A Principes communs


05 La compensation des pertes d’autonomie


La compensation des pertes d’autonomie suppose l’existence d’un référentiel qui permet ensuite d’envisager les solutions possibles d’aides. Plusieurs modes d’évaluation sont utilisés.

1. Évaluer les besoins

Compenser les difficultés ou handicaps provenant de déficiences physiques ou mentales suppose que l’on puisse évaluer ces difficultés et leurs conséquences dans la vie quotidienne des personnes concernées.

Pour cela, les équipes chargées d’estimer le niveau de handicap ou de perte d’autonomie s’appuient sur des grilles. En France, des grilles différentes sont utilisées : la grille Geva pour les personnes handicapées et la grille Aggir pour les personnes âgées. Cette situation illustre le manque de continuité dans la prise en compte des personnes ayant des difficultés. Certaines grilles s’intéressent aux déficiences, d’autres à leurs conséquences sur l’activité professionnelle, d’autres sur les difficultés ou impossibilités rencontrées dans les actes de la vie courante.

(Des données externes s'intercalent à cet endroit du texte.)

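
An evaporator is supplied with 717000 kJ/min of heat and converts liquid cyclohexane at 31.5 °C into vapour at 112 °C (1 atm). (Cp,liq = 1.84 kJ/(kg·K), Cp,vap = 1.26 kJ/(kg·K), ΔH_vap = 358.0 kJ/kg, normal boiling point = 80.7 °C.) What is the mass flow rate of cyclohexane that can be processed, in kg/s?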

C’est le cas de la grille Aggir.

Ces grilles doivent prendre en compte toutes les difficultés rencontrées par la personne : difficultés physiques ou motrices, déficiences cognitives continues ou temporaires, obstacles au maintien de la vie sociale... Une grille n’est satisfaisante que si elle prend globalement en compte tous les aspects de la personne et s’intéresse autant aux conséquences des problèmes de santé qu’aux difficultés des personnes pour conserver une vie sociale ouverte sur la société. Il est donc nécessaire que des équipes pluridisciplinaires associant des compétences sanitaires et sociales apprécient les besoins des personnes.

2. Répondre aux besoins

Cette première phase de diagnostic et d’évaluation conduit à la mise en place d’un plan d’aide. Ce plan s’inscrit dans les possibilités financières ouvertes par le système d’attribution de l’APA. Il doit chercher à répondre à tous les besoins exprimés ou recensés. Il est important, à ce stade, de combiner les aides et prestations légales avec les aides complémentaires extralégales offertes par les divers organismes auxquels la personne peut faire appel.

La complexité du système social français impose que la personne soit conseillée et guidée dans ces démarches et informée des conditions d’attribution.